Светлый фон
В. М.

Обращение к советско-польской проблематике в беседе с Черчиллем явилось вовсе не случайным и объяснялось, по всей видимости, дальнейшим ухудшением отношений СССР с польским правительством, которые в конце концов были вовсе прерваны в связи с «катынским делом». 21 апреля Москва, наконец, ясно высказалась за подписание советско-чехословацкого договора. В телеграмме Молотова Богомолову советскому послу поручалось передать Бенешу, что советское правительство в принципе согласно с заключением советско-чехословацкого договора о взаимопомощи по типу англосоветского и готово обсудить конкретные предложения чехословацкого правительства. О сроках подписания договора и о времени его действия ничего не говорилось. Однако, поскольку речь шла о договоре по типу советско-английского, то можно предположить, что имелось в виду не только послевоенное сотрудничество, но и взаимопомощь во время войны, а это требовало подписание его еще до ее окончания. Что касается трипартитного соглашения, то советское правительство считало его в принципе приемлемым, но обсуждение этого вопроса ввиду «теперешних натянутых отношений между советским и польским правительствами» несвоевременным[783].

23 апреля Богомолов встретился с Бенешем, чтобы передать ему ответ советского правительства. Интерпретация содержания этой беседы советской (плюс Фирлингер) и чехословацкой сторонами несколько отлична, что важно для понимания последующего развития событий, связанных с подписанием договора. Запись Бенеша свидетельствует, что он в первую очередь хотел выяснить принципиальную позицию советского правительства относительно возможности заключения советско-чехословацкого договора, чтобы затем уже решать вопрос о его конкретном содержании, времени действия и моменте подписания[784]. То же самое, по сути. Бенеш сообщил Фирлингеру в Москву 4 мая 1943 г.[785]. Таким образом, речь не шла о подписании договора в ближайшее время, т. е. во время визита Бенеша в СССР, который планировался на июнь, сразу после его возвращения из Америки и Канады.
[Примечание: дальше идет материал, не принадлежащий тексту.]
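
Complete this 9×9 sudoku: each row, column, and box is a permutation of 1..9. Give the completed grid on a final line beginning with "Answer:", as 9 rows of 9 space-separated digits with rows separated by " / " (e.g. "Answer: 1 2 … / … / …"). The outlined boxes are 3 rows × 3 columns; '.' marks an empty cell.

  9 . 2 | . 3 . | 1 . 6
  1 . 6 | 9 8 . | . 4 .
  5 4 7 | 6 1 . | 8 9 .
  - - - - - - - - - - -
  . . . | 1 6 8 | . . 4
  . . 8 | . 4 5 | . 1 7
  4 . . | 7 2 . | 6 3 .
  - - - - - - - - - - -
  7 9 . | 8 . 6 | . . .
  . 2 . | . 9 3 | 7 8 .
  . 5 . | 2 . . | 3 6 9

Step 1. [r7c5∈{5}] r7c5's peers cover all but 5, so r7c5=5.
Step 2. [r2c2∈{3}] only 3 remains possible at r2c2 ⇒ r2c2=3.
Step 3. [r2c6∈{2,7}] 7 has one home in row 2: r2c6. So r2c6=7.
Step 4. [r7c3∈{1,3,4}] in row 7, 3 fits only at r7c3 ⇒ r7c3=3.
Step 5. [r7c8∈{2}] only 2 remains possible at r7c8, so r7c8=2.
Step 6. [r4c8∈{5}] only 5 remains possible at r4c8 ⇒ r4c8=5.
Step 7. [r8c4∈{4}] r8c4 is down to just 4, so r8c4=4.
Step 8. [r8c3∈{1}] r8c3's peers cover all but 1, so r8c3=1.
Step 9. [r5c7∈{2,9}] row 5 places 9 nowhere but r5c7 ⇒ r5c7=9.
Step 10. [r5c1∈{2,3,6}] r5c1 is the only open cell in row 5 admitting 2 ⇒ r5c1=2.
Step 11. [r2c7∈{2,5}] r2c7 is the only open cell in col 7 admitting 5, so r2c7=5.
Step 12. [r4c3∈{9}] r4c3 has the single candidate 9, so r4c3=9.
Step 13. [r3c6∈{2}] r3c6 has the single candidate 2 ⇒ r3c6=2.
Step 14. [r2c9∈{2}] only 2 remains possible at r2c9. So r2c9=2.
Step 15. [r1c2∈{8}] nothing but 8 survives at r1c2, so r1c2=8.
Step 16. [r7c7∈{4}] r7c7's peers cover all but 4, so r7c7=4.
Step 17. [r4c2∈{7}] only 7 remains possible at r4c2 ⇒ r4c2=7.
Step 18. [r1c6∈{4}] r1c6 is down to just 4, so r1c6=4.
Step 19. [r4c7∈{2}] only 2 remains possible at r4c7 ⇒ r4c7=2.
Step 20. [r6c6∈{9}] r6c6 has the single candidate 9, so r6c6=9.
Step 21. [r3c9∈{3}] r3c9 is down to just 3, so r3c9=3.
Step 22. [r5c2∈{6}] r5c2 is down to just 6, so r5c2=6.
Step 23. [r9c1∈{8}] r9c1's peers cover all but 8. So r9c1=8.
Step 24. [r5c4∈{3}] only 3 remains possible at r5c4. So r5c4=3.
Step 25. [r9c3∈{4}] r9c3 is down to just 4 ⇒ r9c3=4.
Step 26. [r6c3∈{5}] r6c3 has the single candidate 5 ⇒ r6c3=5.
Step 27. [r9c5∈{7}] r9c5's peers cover all but 7 ⇒ r9c5=7.
Step 28. [r8c9∈{5}] r8c9 has the single candidate 5, so r8c9=5.
Step 29. [r1c8∈{7}] r1c8 has the single candidate 7 ⇒ r1c8=7.
Step 30. [r6c2∈{1}] only 1 remains possible at r6c2, so r6c2=1.
Step 31. [r1c4∈{5}] r1c4's peers cover all but 5. So r1c4=5.
Step 32. [r9c6∈{1}] r9c6 has the single candidate 1. So r9c6=1.
Step 33. [r6c9∈{8}] only 8 remains possible at r6c9. So r6c9=8.
Step 34. [r7c9∈{1}] r7c9 is down to just 1 ⇒ r7c9=1.
Step 35. [r8c1∈{6}] r8c1's peers cover all but 6. So r8c1=6.
Step 36. [r4c1∈{3}] nothing but 3 survives at r4c1, so r4c1=3.

Answer: 9 8 2 5 3 4 1 7 6 / 1 3 6 9 8 7 5 4 2 / 5 4 7 6 1 2 8 9 3 / 3 7 9 1 6 8 2 5 4 / 2 6 8 3 4 5 9 1 7 / 4 1 5 7 2 9 6 3 8 / 7 9 3 8 5 6 4 2 1 / 6 2 1 4 9 3 7 8 5 / 8 5 4 2 7 1 3 6 9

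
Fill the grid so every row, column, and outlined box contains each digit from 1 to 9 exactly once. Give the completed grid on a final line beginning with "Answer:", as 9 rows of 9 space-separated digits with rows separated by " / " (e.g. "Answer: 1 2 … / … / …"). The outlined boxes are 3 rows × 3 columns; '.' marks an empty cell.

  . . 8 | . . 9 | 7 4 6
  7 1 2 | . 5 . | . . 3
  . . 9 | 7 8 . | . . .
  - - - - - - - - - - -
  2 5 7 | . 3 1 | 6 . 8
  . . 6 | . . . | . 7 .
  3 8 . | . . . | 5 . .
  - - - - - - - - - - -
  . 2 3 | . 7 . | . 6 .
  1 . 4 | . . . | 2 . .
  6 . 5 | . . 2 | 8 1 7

Step 1. [r4c4∈{4,9}] in row 4, 4 fits only at r4c4. So r4c4=4.
Step 2. [r4c8∈{9}] r4c8 has the single candidate 9 ⇒ r4c8=9.
Step 3. [r6c9∈{1,2,4}] in row 6, 4 fits only at r6c9, so r6c9=4.
Step 4. [r9c2∈{9}] nothing but 9 survives at r9c2 ⇒ r9c2=9.
Step 5. [r7c4∈{1,5,8,9}] row 7 places 1 nowhere but r7c4. So r7c4=1.
Step 6. [r6c8∈{2}] r6c8's peers cover all but 2 ⇒ r6c8=2.
Step 7. [r2c4∈{6}] nothing but 6 survives at r2c4. So r2c4=6.
Step 8. [r6c4∈{9}] r6c4's peers cover all but 9, so r6c4=9.
Step 9. [r3c8∈{5}] nothing but 5 survives at r3c8, so r3c8=5.
Step 10. [r3c1∈{4}] r3c1's peers cover all but 4. So r3c1=4.
Step 11. [r9c4∈{3}] only 3 remains possible at r9c4 ⇒ r9c4=3.
Step 12. [r5c5∈{2}] r5c5's peers cover all but 2 ⇒ r5c5=2.
Step 13. [r8c5∈{6,9}] col 5 places 9 nowhere but r8c5 ⇒ r8c5=9.
Step 14. [r8c6∈{5,6,8}] r8c6 is the only open cell in row 8 admitting 6. So r8c6=6.
Step 15. [r8c4∈{5,8}] in row 8, 8 fits only at r8c4 ⇒ r8c4=8.
Step 16. [r7c6∈{4,5}] in box 8, 5 fits only at r7c6, so r7c6=5.
Step 17. [r5c9∈{1}] r5c9 has the single candidate 1. So r5c9=1.
Step 18. [r7c9∈{9}] r7c9 has the single candidate 9, so r7c9=9.
Step 19. [r3c2∈{3,6}] in row 3, 6 fits only at r3c2. So r3c2=6.
Step 20. [r5c7∈{3}] only 3 remains possible at r5c7 ⇒ r5c7=3.
Step 21. [r9c5∈{4}] only 4 remains possible at r9c5. So r9c5=4.
Step 22. [r5c4∈{5}] r5c4 has the single candidate 5 ⇒ r5c4=5.
Step 23. [r6c3∈{1}] nothing but 1 survives at r6c3, so r6c3=1.
Step 24. [r7c7∈{4}] r7c7's peers cover all but 4. So r7c7=4.
Step 25. [r8c2∈{7}] r8c2 has the single candidate 7, so r8c2=7.
Step 26. [r5c6∈{8}] r5c6 has the single candidate 8 ⇒ r5c6=8.
Step 27. [r8c8∈{3}] r8c8 is down to just 3. So r8c8=3.
Step 28. [r1c2∈{3}] only 3 remains possible at r1c2. So r1c2=3.
Step 29. [r5c2∈{4}] nothing but 4 survives at r5c2. So r5c2=4.
Step 30. [r2c8∈{8}] only 8 remains possible at r2c8, so r2c8=8.
Step 31. [r1c1∈{5}] r1c1 has the single candidate 5. So r1c1=5.
Step 32. [r3c6∈{3}] only 3 remains possible at r3c6, so r3c6=3.
Step 33. [r2c7∈{9}] nothing but 9 survives at r2c7. So r2c7=9.
Step 34. [r5c1∈{9}] only 9 remains possible at r5c1, so r5c1=9.
Step 35. [r3c7∈{1}] only 1 remains possible at r3c7. So r3c7=1.
Step 36. [r2c6∈{4}] r2c6's peers cover all but 4. So r2c6=4.
Step 37. [r6c5∈{6}] r6c5's peers cover all but 6 ⇒ r6c5=6.
Step 38. [r1c5∈{1}] only 1 remains possible at r1c5, so r1c5=1.
Step 39. [r7c1∈{8}] r7c1 is down to just 8, so r7c1=8.
Step 40. [r8c9∈{5}] only 5 remains possible at r8c9 ⇒ r8c9=5.
Step 41. [r6c6∈{7}] only 7 remains possible at r6c6. So r6c6=7.
Step 42. [r1c4∈{2}] r1c4's peers cover all but 2, so r1c4=2.
Step 43. [r3c9∈{2}] r3c9 has the single candidate 2 ⇒ r3c9=2.

Answer: 5 3 8 2 1 9 7 4 6 / 7 1 2 6 5 4 9 8 3 / 4 6 9 7 8 3 1 5 2 / 2 5 7 4 3 1 6 9 8 / 9 4 6 5 2 8 3 7 1 / 3 8 1 9 6 7 5 2 4 / 8 2 3 1 7 5 4 6 9 / 1 7 4 8 9 6 2 3 5 / 6 9 5 3 4 2 8 1 7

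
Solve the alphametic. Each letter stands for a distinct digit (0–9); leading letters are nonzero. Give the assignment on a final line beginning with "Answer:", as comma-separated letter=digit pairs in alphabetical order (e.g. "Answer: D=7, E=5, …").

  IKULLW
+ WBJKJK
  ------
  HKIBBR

Step 1. [col 1: W + K ≡ R (mod 10)] no forcing yet in column 1 (carry-in 0); W=4 is free and consistent — try it. So W=4.
Step 2. [col 1: W + K ≡ R (mod 10)] column 1 (W + K ≡ R (mod 10), carry-in 0) doesn't pin K yet; pick K=2 and continue ⇒ K=2.
Step 3. [col 1: W + K ≡ R (mod 10)] in column 1 we have W+K≡R with carry-in 0; given W=4, K=2 and digits 2,4 already taken and all letters distinct, that pins R to 6. So R=6.
Step 4. [col 2: L + J ≡ B (mod 10)] J=3 is one option consistent with column 2 (L + J ≡ B (mod 10), carry-in 0) — take it ⇒ J=3.
Step 5. [col 2: L + J ≡ B (mod 10)] B=0 is one option consistent with column 2 (L + J ≡ B (mod 10), carry-in 0) — take it ⇒ B=0.
Step 6. [col 2: L + J ≡ B (mod 10)] from column 2 (J=3, B=0, carry-in 0, digits 0,2,3,4,6 already taken and all letters distinct): L must equal 7, so L=7.
Step 7. [col 4: U + J ≡ I (mod 10)] column 4 (U + J ≡ I (mod 10), carry-in 1) doesn't pin U yet; pick U=1 and continue. So U=1.
Step 8. [col 4: U + J ≡ I (mod 10)] column 4 reads U+J+carry(1)=I with U=1, J=3; with digits 0,1,2,3,4,6,7 already taken and all letters distinct, the only value for I is 5. So I=5.
Step 9. [col 6: I + W ≡ H (mod 10)] column 6 reads I+W+carry(0)=H with I=5, W=4; with digits 0,1,2,3,4,5,6,7 already taken and all letters distinct, the only value for H is 9, so H=9.

Answer: B=0, H=9, I=5, J=3, K=2, L=7, R=6, U=1, W=4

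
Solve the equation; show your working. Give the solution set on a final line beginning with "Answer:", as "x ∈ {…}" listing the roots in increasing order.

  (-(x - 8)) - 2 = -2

Step 1. [(-(x - 8)) - 2 = -2] add 2: x sits inside (… - 2) ⇒ sub: -(x - 8) = 0.
Step 2. [-(x - 8) = 0] LHS negated; negate both sides. So neg: x - 8 = 0.
Step 3. [x - 8 = 0] 8 comes off first (add 8). So sub: x = 8.

Answer: x ∈ {8}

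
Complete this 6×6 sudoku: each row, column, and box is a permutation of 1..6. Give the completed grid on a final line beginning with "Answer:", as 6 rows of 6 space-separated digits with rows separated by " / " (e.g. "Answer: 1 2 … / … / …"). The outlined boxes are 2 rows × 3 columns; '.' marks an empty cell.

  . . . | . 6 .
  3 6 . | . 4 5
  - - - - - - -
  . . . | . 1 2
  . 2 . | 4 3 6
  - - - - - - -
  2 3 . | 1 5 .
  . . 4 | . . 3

Step 1. [r2c3∈{1,2}] 1 has one home in row 2: r2c3 ⇒ r2c3=1.
Step 2. [r4c3∈{5}] r4c3 has the single candidate 5, so r4c3=5.
Step 3. [r3c2∈{4}] r3c2 has the single candidate 4. So r3c2=4.
Step 4. [r5c3∈{6}] r5c3's peers cover all but 6 ⇒ r5c3=6.
Step 5. [r2c4∈{2}] only 2 remains possible at r2c4. So r2c4=2.
Step 6. [r1c2∈{5}] r1c2 has the single candidate 5, so r1c2=5.
Step 7. [r4c1∈{1}] r4c1 has the single candidate 1 ⇒ r4c1=1.
Step 8. [r5c6∈{4}] r5c6's peers cover all but 4, so r5c6=4.
Step 9. [r3c4∈{5}] nothing but 5 survives at r3c4. So r3c4=5.
Step 10. [r1c4∈{3}] only 3 remains possible at r1c4, so r1c4=3.
Step 11. [r3c3∈{3}] only 3 remains possible at r3c3 ⇒ r3c3=3.
Step 12. [r6c5∈{2}] only 2 remains possible at r6c5, so r6c5=2.
Step 13. [r3c1∈{6}] r3c1 is down to just 6. So r3c1=6.
Step 14. [r6c2∈{1}] r6c2 has the single candidate 1 ⇒ r6c2=1.
Step 15. [r6c4∈{6}] r6c4's peers cover all but 6 ⇒ r6c4=6.
Step 16. [r1c3∈{2}] only 2 remains possible at r1c3, so r1c3=2.
Step 17. [r1c6∈{1}] only 1 remains possible at r1c6. So r1c6=1.
Step 18. [r6c1∈{5}] r6c1 is down to just 5. So r6c1=5.
Step 19. [r1c1∈{4}] r1c1 is down to just 4, so r1c1=4.

Answer: 4 5 2 3 6 1 / 3 6 1 2 4 5 / 6 4 3 5 1 2 / 1 2 5 4 3 6 / 2 3 6 1 5 4 / 5 1 4 6 2 3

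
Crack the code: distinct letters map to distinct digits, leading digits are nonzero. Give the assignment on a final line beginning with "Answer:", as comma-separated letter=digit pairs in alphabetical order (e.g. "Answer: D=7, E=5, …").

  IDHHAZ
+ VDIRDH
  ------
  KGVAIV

Step 1. [col 1: Z + H ≡ V (mod 10)] column 1 (Z + H ≡ V (mod 10), carry-in 0) doesn't pin Z yet; pick Z=7 and continue ⇒ Z=7.
Step 2. [col 1: Z + H ≡ V (mod 10)] column 1 (Z + H ≡ V (mod 10), carry-in 0) doesn't pin V yet; pick V=2 and continue. So V=2.
Step 3. [col 1: Z + H ≡ V (mod 10)] in column 1 we have Z+H≡V with carry-in 0; given Z=7, V=2 and digits 2,7 already taken and all letters distinct, that pins H to 5 ⇒ H=5.
Step 4. [col 2: A + D ≡ I (mod 10)] several values work for A in column 2 (A + D ≡ I (mod 10), carry-in 1); try A=4 ⇒ A=4.
Step 5. [col 2: A + D ≡ I (mod 10)] several values work for I in column 2 (A + D ≡ I (mod 10), carry-in 1); try I=6. So I=6.
Step 6. [col 2: A + D ≡ I (mod 10)] in column 2 we have A+D≡I with carry-in 1; given A=4, I=6 and digits 2,4,5,6,7 already taken and all letters distinct, that pins D to 1 ⇒ D=1.
Step 7. [col 3: H + R ≡ A (mod 10)] from column 3 (H=5, A=4, carry-in 0, digits 1,2,4,5,6,7 already taken and all letters distinct): R must equal 9 ⇒ R=9.
Step 8. [col 5: D + D ≡ G (mod 10)] column 5: given D=1, carry-in 1, and digits 1,2,4,5,6,7,9 already taken and all letters distinct, D+D≡G (mod 10) forces G=3, so G=3.
Step 9. [col 6: I + V ≡ K (mod 10)] in column 6 we have I+V≡K with carry-in 0; given I=6, V=2 and digits 1,2,3,4,5,6,7,9 already taken and all letters distinct, that pins K to 8. So K=8.

Answer: A=4, D=1, G=3, H=5, I=6, K=8, R=9, V=2, Z=7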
Официальное приглашение посетить США Бенеш получил от Рузвельта еще в конце 1942 г. Однако согласие Вашингтона на приезд президента затягивалось по независящим от него обстоятельствам. 23 марта, например, В. Гурбан телеграфировал: «Консервативные круги стремились не допустить поездку Бенеша и стараются всячески его дискредитировать, главным образом указывая на его точку зрения в отношении к России». Высказывались и другие формальные причины откладывания его визита[786]. Наконец, разрешение было получено. Накануне отъезда в США 5 мая Бенеш написал завещание. Свое светское имущество он оставил жене. К завещанию добавил политический тестамент, адресованный председателю правительства и министру иностранных дел. В качестве своего возможного приемника он называл Яна Масарика, советовал до конца войны не менять состав правительства и просил всех «сохранить мою нынешнюю политическую линию». Заканчивал так: «Я доволен, что мне удалось поправить 1938 год, и верю в будущее народа и государства. Хранить верность линии Масарика и моей! Всё будет хорошо». К этим клаузулам Бенеш приписал 6 ноября 1943 г. перед поездкой в СССР еще два пункта. Рекомендовал, чтобы назначение нового президента еще во время войны сопровождалось заявлением, что речь идет о временном мероприятии, а во-вторых, требовал дополнить кабинет двумя коммунистами после заключения договора с СССР. Последнее дополнение Бенеш сделал в марте 1945 г. перед второй поездкой в Москву. Он советовал, чтобы «после освобождения Праги народ поступал демократически и в соответствии с обстановкой в стране. Для этого он достаточно зрел»[787].